Pourquoi avez-vous tourné en éclairages naturels ?
C’est parce que je tenais à ce que les comédiens jouent de manière aussi naturelle que possible. Je crois qu’on obtient de meilleures prestations des acteurs sans éclairages. Les éclairages imposent un style au film. Le chef-opérateur possède son propre style : ce qu’il aime – même à un niveau subconscient – se retrouve impressionné sur la pellicule. Sur ce film, nous n’avons pas utilisé d’éclairage artificiel, sauf pour les scènes de nuit et d’obscurité totale. Nous ne nous sommes servis que de banales ampoules et de lumière naturelle. Je préfère supprimer les éclairages qu’en rajouter : je pense que les comédiens y sont sensibles. Ce n’est donc pas une question de style, cela vient du choix pragmatique que j’ai fait de tenter de me passer de tout l’attirail habituel propre à un tournage. Je ne suis pas le seul à faire ces choix, même si je suis particulièrement persévérant.

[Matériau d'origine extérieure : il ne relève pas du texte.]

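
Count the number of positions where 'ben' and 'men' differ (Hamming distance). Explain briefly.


Alignment:
Position 1: 'b' vs 'm' = DIFFER
Position 2: 'e' vs 'e' = match
Position 3: 'n' vs 'n' = match
Total differences: 1

1


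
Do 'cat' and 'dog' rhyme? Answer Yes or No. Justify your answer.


Rime (stressed vowel + following sounds) of 'cat': -at = /æt/
Rime of 'dog': -og = /ɒg/
/æt/ and /ɒg/ are different ending sounds, so the words do not rhyme.

No


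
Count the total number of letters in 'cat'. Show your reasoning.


Spell out 'cat' and number each letter: c(1), a(2), t(3). Total: 3 letters.

3


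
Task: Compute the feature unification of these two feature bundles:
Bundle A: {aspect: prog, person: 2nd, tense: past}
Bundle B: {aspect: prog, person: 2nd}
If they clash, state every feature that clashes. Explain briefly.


Compare features:
aspect: A=prog vs B=prog -> unified: prog
person: A=2nd vs B=2nd -> unified: 2nd
tense: A=past vs B=_ -> unified: past
No clashes found.

Unified: {aspect: prog, person: 2nd, tense: past}


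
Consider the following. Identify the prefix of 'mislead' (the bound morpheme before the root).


The word 'mislead' = 'mis' (prefix) + 'lead' (root). The prefix is 'mis'.

mis


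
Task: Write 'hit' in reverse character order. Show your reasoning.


Reverse 'hit' character by character: 'tih'.

tih


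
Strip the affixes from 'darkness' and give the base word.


Remove suffix '-ness' from 'darkness' to get root 'dark'.

dark


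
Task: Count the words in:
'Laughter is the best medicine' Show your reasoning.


Split into words: Laughter | is | the | best | medicine = 5 words.

5


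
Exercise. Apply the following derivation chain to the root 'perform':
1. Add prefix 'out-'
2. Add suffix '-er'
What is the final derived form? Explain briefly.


Step 1: Add prefix 'out-' to 'perform' = 'outperform'
Step 2: Add suffix '-er' to 'outperform' = 'outperformer'

outperformer


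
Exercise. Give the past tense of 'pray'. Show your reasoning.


Apply rule: Add -ed. 'pray' becomes 'prayed'.

prayed


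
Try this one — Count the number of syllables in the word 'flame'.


Break 'flame' into syllables: flame -> flame = 1 syllable

1 syllable


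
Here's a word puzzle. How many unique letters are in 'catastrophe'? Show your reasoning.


Unique letters in 'catastrophe': {a, c, e, h, o, p, r, s, t} = 9 distinct letters.

9


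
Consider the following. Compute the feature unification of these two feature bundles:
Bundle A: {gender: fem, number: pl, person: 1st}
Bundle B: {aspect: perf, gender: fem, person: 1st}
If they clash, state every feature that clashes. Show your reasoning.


Compare features:
aspect: A=_ vs B=perf -> unified: perf
gender: A=fem vs B=fem -> unified: fem
number: A=pl vs B=_ -> unified: pl
person: A=1st vs B=1st -> unified: 1st
No clashes found.

Unified: {aspect: perf, gender: fem, number: pl, person: 1st}


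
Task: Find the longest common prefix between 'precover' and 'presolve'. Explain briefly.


Compare from the start: 3 characters match: 'pre'. Mismatch at position 4: 'c' vs 's'.

pre


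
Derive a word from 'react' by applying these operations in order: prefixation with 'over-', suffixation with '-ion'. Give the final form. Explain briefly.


Step 1: Add prefix 'over-' to 'react' = 'overreact'
Step 2: Add suffix '-ion' to 'overreact' = 'overreaction'

overreaction


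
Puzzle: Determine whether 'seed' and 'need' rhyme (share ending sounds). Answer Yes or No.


Rime (stressed vowel + following sounds) of 'seed': -eed = /iːd/
Rime of 'need': -eed = /iːd/
/iːd/ and /iːd/ are the same ending sound, so the words rhyme.

Yes


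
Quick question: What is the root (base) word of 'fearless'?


Remove suffix '-less' from 'fearless' to get root 'fear'.

fear


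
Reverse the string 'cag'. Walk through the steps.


Reverse 'cag' character by character: 'gac'.

gac


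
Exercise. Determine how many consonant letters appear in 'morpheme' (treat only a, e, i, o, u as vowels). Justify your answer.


Consonants in 'morpheme': m, r, p, h, m = 5 consonants.

5


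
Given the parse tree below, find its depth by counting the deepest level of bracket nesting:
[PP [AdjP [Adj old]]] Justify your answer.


Count bracket nesting levels:
'[' at pos 0: depth = 1
'[' at pos 4: depth = 2
'[' at pos 10: depth = 3
Maximum depth reached: 3

3


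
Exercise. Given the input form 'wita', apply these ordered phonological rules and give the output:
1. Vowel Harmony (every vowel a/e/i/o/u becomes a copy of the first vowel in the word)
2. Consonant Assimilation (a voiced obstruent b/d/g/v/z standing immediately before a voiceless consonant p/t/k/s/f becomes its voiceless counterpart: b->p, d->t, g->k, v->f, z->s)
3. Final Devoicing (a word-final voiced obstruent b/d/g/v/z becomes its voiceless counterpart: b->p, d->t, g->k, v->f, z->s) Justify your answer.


Starting form: 'wita'
Rule 1: Vowel Harmony: all vowels become 'i' (matching first vowel). 'wita' -> 'witi'
Rule 2: Consonant Assimilation: no voiced obstruent (b/d/g/v/z) stands immediately before a voiceless consonant (p/t/k/s/f). No change.
Rule 3: Final Devoicing: the word ends in the vowel 'i', not a consonant. No change.
Final form: 'witi'

witi


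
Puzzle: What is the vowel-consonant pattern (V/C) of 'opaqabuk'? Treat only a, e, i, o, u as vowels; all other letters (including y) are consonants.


Letter mapping: o = V, p = C, a = V, q = C, a = V, b = C, u = V, k = C.

VCVCVCVC


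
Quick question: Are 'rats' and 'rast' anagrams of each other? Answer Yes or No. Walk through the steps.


Sorted letters of 'rats': 'arst'
Sorted letters of 'rast': 'arst'
They match.

Yes


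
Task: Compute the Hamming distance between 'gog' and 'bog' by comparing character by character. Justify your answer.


Alignment:
Position 1: 'g' vs 'b' = DIFFER
Position 2: 'o' vs 'o' = match
Position 3: 'g' vs 'g' = match
Total differences: 1

1


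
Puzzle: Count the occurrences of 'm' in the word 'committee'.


Letter 'm' in 'committee': found at position(s) 3, 4 = 2 occurrence(s).

2


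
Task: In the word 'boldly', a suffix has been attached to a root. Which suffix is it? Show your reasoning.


The word 'boldly' = 'bold' (root) + '-ly' (suffix). The suffix is '-ly'.

ly


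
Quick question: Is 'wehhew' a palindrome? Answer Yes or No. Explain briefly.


Forward: 'wehhew'
Reversed: 'wehhew'
They are identical.

Yes


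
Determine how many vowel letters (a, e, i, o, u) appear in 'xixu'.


Vowels in 'xixu': i, u = 2 vowels.

2


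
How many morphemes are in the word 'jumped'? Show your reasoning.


Decomposition: jump (root) + -ed (suffix) = 2 morpheme(s)

2 morphemes


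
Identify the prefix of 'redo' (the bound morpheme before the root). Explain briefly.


The word 'redo' = 're' (prefix) + 'do' (root). The prefix is 're'.

re


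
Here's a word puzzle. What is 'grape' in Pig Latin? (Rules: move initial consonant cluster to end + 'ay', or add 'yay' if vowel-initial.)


'grape': move consonant cluster 'gr' to end and add 'ay': 'apegray'.

apegray


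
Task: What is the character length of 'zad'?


Spell out 'zad' and number each letter: z(1), a(2), d(3). Total: 3 letters.

3


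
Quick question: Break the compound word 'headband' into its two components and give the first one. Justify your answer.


Split 'headband' into 'head' + 'band'. The first part is 'head'.

head


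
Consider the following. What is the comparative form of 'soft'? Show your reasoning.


Apply comparative formation (add -er): 'soft' -> 'softer'.

softer


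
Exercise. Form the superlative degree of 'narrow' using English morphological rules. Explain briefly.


Apply superlative formation (add -est): 'narrow' -> 'narrowest'.

narrowest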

Au cours des préparatifs, vous n’avez cessé de répéter aux comédiens qu’ils avaient toute liberté pour trébucher, pour se tromper ...

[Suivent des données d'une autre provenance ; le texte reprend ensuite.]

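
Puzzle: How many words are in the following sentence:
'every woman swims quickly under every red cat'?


Split into words: every | woman | swims | quickly | under | every | red | cat = 8 words.

8


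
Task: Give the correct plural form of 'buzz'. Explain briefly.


Apply rule: Add -es (sibilant/fricative ending). 'buzz' becomes 'buzzes'.

buzzes


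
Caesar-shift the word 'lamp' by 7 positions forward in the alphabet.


Shift each letter by 7: l -> s, a -> h, m -> t, p -> w. Result: 'shtw'.

shtw


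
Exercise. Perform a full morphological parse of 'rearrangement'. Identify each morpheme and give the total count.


Step 1: Identify prefix: 're' (meaning: again)
Step 2: Identify root: 'arrange'
Step 3: Identify suffix(es): 'ment'
Decomposition: re- (prefix: again) + arrange (root) + -ment (suffix: action/result)
Total morphemes: 3

3 morphemes (re- (prefix: again) + arrange (root) + -ment (suffix: action/result))


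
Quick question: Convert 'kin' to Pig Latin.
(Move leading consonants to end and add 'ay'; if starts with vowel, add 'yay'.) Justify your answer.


'kin': move consonant cluster 'k' to end and add 'ay': 'inkay'.

inkay


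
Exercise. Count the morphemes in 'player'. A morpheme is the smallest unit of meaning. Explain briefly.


Decomposition: play (root) + -er (suffix) = 2 morpheme(s)

2 morphemes


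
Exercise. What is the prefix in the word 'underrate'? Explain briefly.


The word 'underrate' = 'under' (prefix) + 'rate' (root). The prefix is 'under'.

under


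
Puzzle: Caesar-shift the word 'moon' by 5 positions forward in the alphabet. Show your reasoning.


Shift each letter by 5: m -> r, o -> t, o -> t, n -> s. Result: 'rtts'.

rtts


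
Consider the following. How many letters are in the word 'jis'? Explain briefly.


Spell out 'jis' and number each letter: j(1), i(2), s(3). Total: 3 letters.

3


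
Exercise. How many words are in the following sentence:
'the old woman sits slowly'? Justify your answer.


Split into words: the | old | woman | sits | slowly = 5 words.

5


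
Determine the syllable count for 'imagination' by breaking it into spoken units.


Break 'imagination' into syllables: i-mag-i-na-tion -> i | mag | i | na | tion = 5 syllables

5 syllables


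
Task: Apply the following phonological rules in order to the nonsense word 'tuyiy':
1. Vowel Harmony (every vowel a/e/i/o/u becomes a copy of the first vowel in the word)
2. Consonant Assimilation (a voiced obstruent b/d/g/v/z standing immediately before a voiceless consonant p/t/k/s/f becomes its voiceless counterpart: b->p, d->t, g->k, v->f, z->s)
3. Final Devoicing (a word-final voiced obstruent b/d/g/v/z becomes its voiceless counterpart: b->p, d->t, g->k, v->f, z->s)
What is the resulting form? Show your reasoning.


Starting form: 'tuyiy'
Rule 1: Vowel Harmony: all vowels become 'u' (matching first vowel). 'tuyiy' -> 'tuyuy'
Rule 2: Consonant Assimilation: no voiced obstruent (b/d/g/v/z) stands immediately before a voiceless consonant (p/t/k/s/f). No change.
Rule 3: Final Devoicing: final consonant 'y' is not one of the voiced obstruents b/d/g/v/z. No change.
Final form: 'tuyuy'

tuyuy


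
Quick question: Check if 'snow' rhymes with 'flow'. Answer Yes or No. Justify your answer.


Rime (stressed vowel + following sounds) of 'snow': -ow = /oʊ/
Rime of 'flow': -ow = /oʊ/
/oʊ/ and /oʊ/ are the same ending sound, so the words rhyme.

Yes


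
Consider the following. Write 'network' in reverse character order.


Reverse 'network' character by character: 'krowten'.

krowten


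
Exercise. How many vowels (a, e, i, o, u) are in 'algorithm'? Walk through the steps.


Vowels in 'algorithm': a, o, i = 3 vowels.

3


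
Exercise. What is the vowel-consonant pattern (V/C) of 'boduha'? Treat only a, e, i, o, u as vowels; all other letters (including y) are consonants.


Letter mapping: b = C, o = V, d = C, u = V, h = C, a = V.

CVCVCV


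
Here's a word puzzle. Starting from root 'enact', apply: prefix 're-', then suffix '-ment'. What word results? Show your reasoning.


Step 1: Add prefix 're-' to 'enact' = 'reenact'
Step 2: Add suffix '-ment' to 'reenact' = 'reenactment'

reenactment


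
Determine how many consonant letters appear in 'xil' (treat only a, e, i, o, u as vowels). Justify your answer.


Consonants in 'xil': x, l = 2 consonants.

2


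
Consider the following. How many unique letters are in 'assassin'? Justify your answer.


Unique letters in 'assassin': {a, i, n, s} = 4 distinct letters.

4


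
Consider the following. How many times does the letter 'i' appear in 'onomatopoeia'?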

Ils avaient toute liberté pour être eux-mêmes, tout simplement. En fin de compte, c’est exactement ce qu’ils essayaient de faire – se contenter d’être là. C’est comme si je leur donnais la possibilité d’atteindre un but bien particulier, d’une manière bien particulière. En fait, j’ai choisi des comédiens qui savent s’adapter à ma méthode.
Comment avez-vous dirigé les comédiens ?
Je me retrouve toujours au final avec un nombre important de comédiens. C’est difficile parce que, même s’ils travaillent à peu près tous de la même façon, ils ont chacun leurs besoins. Je n’aime pas trop voir le travail des autres. Je n’aime pas avoir l’impression qu’un scénariste a écrit les dialogues d’un film. J’aime avoir le sentiment que les comédiens se mettent à parler spontanément. Je préfère rester totalement silencieux et qu’on se demande alors ce que je pense. C’est positif. Cela allège pas mal la pression qui, à mon sens, n’est pas justifiée sur un tournage. Au bout d’un moment, le film se fait tout seul. Ce dispositif s’est avéré efficace au cours de mes trois tournages, et ne m’a jamais déçu.